The repairs could be made during a planned third spacewalk or a fourth, extra one, Nasa managers have said.
Engineers think the blanket was loosened by aerodynamic forces during lift-off, and was not hit by debris.
Atlantis docked with the ISS on Sunday, after a back flip so that its underside could be inspected for damage.
Damage to the shuttle Columbia in 2003 during its launch led to the vehicle's disintegration as it returned to Earth, killing all seven crew.
A 10cm (4in) section of thermal blanket - which protects the shuttle from the intense heat of re-entering the atmosphere - peeled back as the shuttle blasted off from Cape Canaveral on Friday.
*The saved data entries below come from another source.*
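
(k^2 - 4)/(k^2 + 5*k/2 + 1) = 2*(k - 2)/(2*k + 1)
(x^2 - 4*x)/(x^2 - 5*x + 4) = x/(x - 1)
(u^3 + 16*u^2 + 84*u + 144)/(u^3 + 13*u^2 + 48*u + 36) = (u + 4)/(u + 1)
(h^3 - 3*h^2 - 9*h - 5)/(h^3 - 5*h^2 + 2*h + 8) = (h^2 - 4*h - 5)/(h^2 - 6*h + 8)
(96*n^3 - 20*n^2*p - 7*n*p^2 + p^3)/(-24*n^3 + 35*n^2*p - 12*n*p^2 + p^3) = (4*n + p)/(-n + p)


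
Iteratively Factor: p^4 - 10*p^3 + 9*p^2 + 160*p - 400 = (p + 4)*(p^3 - 14*p^2 + 65*p - 100) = (p - 5)*(p + 4)*(p^2 - 9*p + 20) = (p - 5)*(p - 4)*(p + 4)*(p - 5)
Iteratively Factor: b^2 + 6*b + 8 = (b + 4)*(b + 2)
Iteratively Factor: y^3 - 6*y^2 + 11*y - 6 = (y - 2)*(y^2 - 4*y + 3) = (y - 3)*(y - 2)*(y - 1)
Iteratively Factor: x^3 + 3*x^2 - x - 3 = (x + 3)*(x^2 - 1) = (x + 1)*(x + 3)*(x - 1)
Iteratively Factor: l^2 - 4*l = (l - 4)*(l)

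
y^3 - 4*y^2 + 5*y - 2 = (y - 2)*(y - 1)^2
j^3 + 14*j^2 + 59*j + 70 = (j + 2)*(j + 5)*(j + 7)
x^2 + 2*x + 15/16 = (x + 3/4)*(x + 5/4)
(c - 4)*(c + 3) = c^2 - c - 12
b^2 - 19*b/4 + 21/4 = (b - 3)*(b - 7/4)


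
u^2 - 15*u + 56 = (u - 8)*(u - 7)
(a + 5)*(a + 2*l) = a^2 + 2*a*l + 5*a + 10*l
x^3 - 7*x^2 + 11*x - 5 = (x - 5)*(x - 1)^2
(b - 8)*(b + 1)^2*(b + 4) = b^4 - 2*b^3 - 39*b^2 - 68*b - 32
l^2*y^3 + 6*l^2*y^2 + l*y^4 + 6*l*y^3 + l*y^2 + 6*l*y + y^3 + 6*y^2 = y*(l + y)*(y + 6)*(l*y + 1)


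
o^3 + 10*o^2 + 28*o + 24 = (o + 2)^2*(o + 6)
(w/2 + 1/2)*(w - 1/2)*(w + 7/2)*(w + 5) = w^4/2 + 9*w^3/2 + 85*w^2/8 + 9*w/4 - 35/8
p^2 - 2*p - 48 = (p - 8)*(p + 6)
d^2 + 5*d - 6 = (d - 1)*(d + 6)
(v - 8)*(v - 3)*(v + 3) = v^3 - 8*v^2 - 9*v + 72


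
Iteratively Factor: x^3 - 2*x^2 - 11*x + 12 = (x + 3)*(x^2 - 5*x + 4) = (x - 4)*(x + 3)*(x - 1)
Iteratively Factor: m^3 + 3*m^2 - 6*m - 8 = (m - 2)*(m^2 + 5*m + 4) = (m - 2)*(m + 1)*(m + 4)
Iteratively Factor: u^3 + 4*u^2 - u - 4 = (u + 1)*(u^2 + 3*u - 4) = (u + 1)*(u + 4)*(u - 1)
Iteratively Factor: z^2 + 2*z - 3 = (z - 1)*(z + 3)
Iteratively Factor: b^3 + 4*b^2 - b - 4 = (b + 1)*(b^2 + 3*b - 4) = (b + 1)*(b + 4)*(b - 1)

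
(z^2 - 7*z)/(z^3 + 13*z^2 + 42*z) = (z - 7)/(z^2 + 13*z + 42)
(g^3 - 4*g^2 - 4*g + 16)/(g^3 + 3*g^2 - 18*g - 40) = (g - 2)/(g + 5)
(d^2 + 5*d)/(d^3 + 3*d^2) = (d + 5)/(d*(d + 3))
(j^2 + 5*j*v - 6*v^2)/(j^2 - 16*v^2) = (j^2 + 5*j*v - 6*v^2)/(j^2 - 16*v^2)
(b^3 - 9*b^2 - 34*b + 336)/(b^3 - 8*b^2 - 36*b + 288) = (b - 7)/(b - 6)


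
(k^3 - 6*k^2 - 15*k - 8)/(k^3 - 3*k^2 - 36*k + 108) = (k^3 - 6*k^2 - 15*k - 8)/(k^3 - 3*k^2 - 36*k + 108)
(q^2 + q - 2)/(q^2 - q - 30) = (-q^2 - q + 2)/(-q^2 + q + 30)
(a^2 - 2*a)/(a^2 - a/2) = 2*(a - 2)/(2*a - 1)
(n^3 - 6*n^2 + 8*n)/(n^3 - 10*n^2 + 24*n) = (n - 2)/(n - 6)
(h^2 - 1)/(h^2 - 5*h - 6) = (h - 1)/(h - 6)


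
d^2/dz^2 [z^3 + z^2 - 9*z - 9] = 6*z + 2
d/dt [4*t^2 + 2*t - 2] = 8*t + 2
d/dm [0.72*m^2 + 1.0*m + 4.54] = 1.44*m + 1.0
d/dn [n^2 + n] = 2*n + 1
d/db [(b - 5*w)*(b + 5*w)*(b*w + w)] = w*(3*b^2 + 2*b - 25*w^2)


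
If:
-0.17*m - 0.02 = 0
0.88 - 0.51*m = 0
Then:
No Solution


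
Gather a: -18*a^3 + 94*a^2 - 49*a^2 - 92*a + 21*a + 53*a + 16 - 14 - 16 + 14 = -18*a^3 + 45*a^2 - 18*a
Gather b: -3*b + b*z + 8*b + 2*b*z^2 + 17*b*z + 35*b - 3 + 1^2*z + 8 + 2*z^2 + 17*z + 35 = b*(2*z^2 + 18*z + 40) + 2*z^2 + 18*z + 40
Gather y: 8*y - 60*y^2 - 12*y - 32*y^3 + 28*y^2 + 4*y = -32*y^3 - 32*y^2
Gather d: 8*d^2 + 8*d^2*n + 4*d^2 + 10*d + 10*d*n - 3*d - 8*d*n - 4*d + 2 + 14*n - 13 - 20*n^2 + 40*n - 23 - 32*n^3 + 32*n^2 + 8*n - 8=d^2*(8*n + 12) + d*(2*n + 3) - 32*n^3 + 12*n^2 + 62*n - 42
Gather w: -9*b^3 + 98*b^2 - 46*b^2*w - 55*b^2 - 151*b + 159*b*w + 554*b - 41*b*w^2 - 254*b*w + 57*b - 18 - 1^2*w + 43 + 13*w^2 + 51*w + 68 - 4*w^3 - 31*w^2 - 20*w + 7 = -9*b^3 + 43*b^2 + 460*b - 4*w^3 + w^2*(-41*b - 18) + w*(-46*b^2 - 95*b + 30) + 100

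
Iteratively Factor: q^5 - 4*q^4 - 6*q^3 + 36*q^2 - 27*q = (q - 1)*(q^4 - 3*q^3 - 9*q^2 + 27*q) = q*(q - 1)*(q^3 - 3*q^2 - 9*q + 27) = q*(q - 3)*(q - 1)*(q^2 - 9) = q*(q - 3)^2*(q - 1)*(q + 3)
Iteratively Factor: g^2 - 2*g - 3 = (g + 1)*(g - 3)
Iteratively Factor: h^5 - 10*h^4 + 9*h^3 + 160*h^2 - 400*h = (h + 4)*(h^4 - 14*h^3 + 65*h^2 - 100*h) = h*(h + 4)*(h^3 - 14*h^2 + 65*h - 100) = h*(h - 4)*(h + 4)*(h^2 - 10*h + 25) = h*(h - 5)*(h - 4)*(h + 4)*(h - 5)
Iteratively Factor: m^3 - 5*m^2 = (m - 5)*(m^2) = m*(m - 5)*(m)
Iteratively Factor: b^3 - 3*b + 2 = (b + 2)*(b^2 - 2*b + 1) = (b - 1)*(b + 2)*(b - 1)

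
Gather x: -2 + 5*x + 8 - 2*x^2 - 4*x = -2*x^2 + x + 6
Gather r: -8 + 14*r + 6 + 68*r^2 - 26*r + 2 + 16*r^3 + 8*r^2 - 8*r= 16*r^3 + 76*r^2 - 20*r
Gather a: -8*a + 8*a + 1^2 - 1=0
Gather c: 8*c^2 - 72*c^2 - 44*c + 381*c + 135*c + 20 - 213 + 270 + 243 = -64*c^2 + 472*c + 320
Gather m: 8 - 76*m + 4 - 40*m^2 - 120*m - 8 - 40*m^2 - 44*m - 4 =-80*m^2 - 240*m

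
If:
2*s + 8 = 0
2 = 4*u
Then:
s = -4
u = 1/2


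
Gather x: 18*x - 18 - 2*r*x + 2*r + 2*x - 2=2*r + x*(20 - 2*r) - 20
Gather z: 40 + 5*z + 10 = 5*z + 50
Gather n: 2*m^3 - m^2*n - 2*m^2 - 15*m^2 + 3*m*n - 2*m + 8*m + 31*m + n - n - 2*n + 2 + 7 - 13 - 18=2*m^3 - 17*m^2 + 37*m + n*(-m^2 + 3*m - 2) - 22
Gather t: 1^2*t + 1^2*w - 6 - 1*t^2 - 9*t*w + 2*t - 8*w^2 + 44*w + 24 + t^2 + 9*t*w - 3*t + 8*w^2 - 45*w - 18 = 0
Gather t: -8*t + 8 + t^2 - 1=t^2 - 8*t + 7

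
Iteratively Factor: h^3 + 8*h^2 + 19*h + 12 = (h + 4)*(h^2 + 4*h + 3) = (h + 1)*(h + 4)*(h + 3)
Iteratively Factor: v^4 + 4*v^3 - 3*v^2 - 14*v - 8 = (v - 2)*(v^3 + 6*v^2 + 9*v + 4) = (v - 2)*(v + 1)*(v^2 + 5*v + 4) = (v - 2)*(v + 1)^2*(v + 4)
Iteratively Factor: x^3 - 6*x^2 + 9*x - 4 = (x - 1)*(x^2 - 5*x + 4) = (x - 4)*(x - 1)*(x - 1)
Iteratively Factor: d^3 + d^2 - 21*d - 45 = (d + 3)*(d^2 - 2*d - 15) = (d - 5)*(d + 3)*(d + 3)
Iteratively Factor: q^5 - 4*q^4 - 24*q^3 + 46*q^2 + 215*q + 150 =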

"It was a 100% consensus that the unknowns of the engineering analysis and the potential damage... under the blanket was unacceptable and we should go in and fix it if we could," said John Shannon, who chairs the mission management team.
Engineers do not think the re-entry heat could burn through the graphite structure underneath the blanket and jeopardise lives, but they are concerned it might cause some damage that would require repairs on the ground.
With three additional shuttle flights to the ISS planned this year, Nasa cannot afford any delays.
During the repair, an astronaut will probably reach the blanket, located near Atlantis' rear, by securing themselves to the end of the shuttle's robotic arm and boom.
On Monday, two US astronauts aboard Atlantis carried out a spacewalk to begin deploying new solar panels on the International Space Station (ISS).
The operation was delayed for several hours when four gyroscopes that keep the ISS steady became overloaded.
The space station's robotic arm had already attached a new 16-tonne (35,000lb) segment to the ISS containing a pair of new solar panels.
The panels will increase the station's power generation capacity, paving the way for Europe's Columbus module to join the station later this year.
Two more spacewalks, on Wednesday and Friday, are planned to finish installing the new solar array, with a fourth one a possibility - depending on how managers decide to carry out repairs.
This was supposed to be the second shuttle mission of 2007, but a freak storm over the Florida launch site in late February caused hail damage to the shuttle and delayed the mid-March flight.
Despite the delays, managers are confident they will be able to complete the ISS before the shuttles' 2010 retirement date.
Nasa plans to fly 15 more missions to the station to deliver large components, spare parts and other supplies. In addition, one final servicing call to the Hubble Space Telescope is planned for September 2008.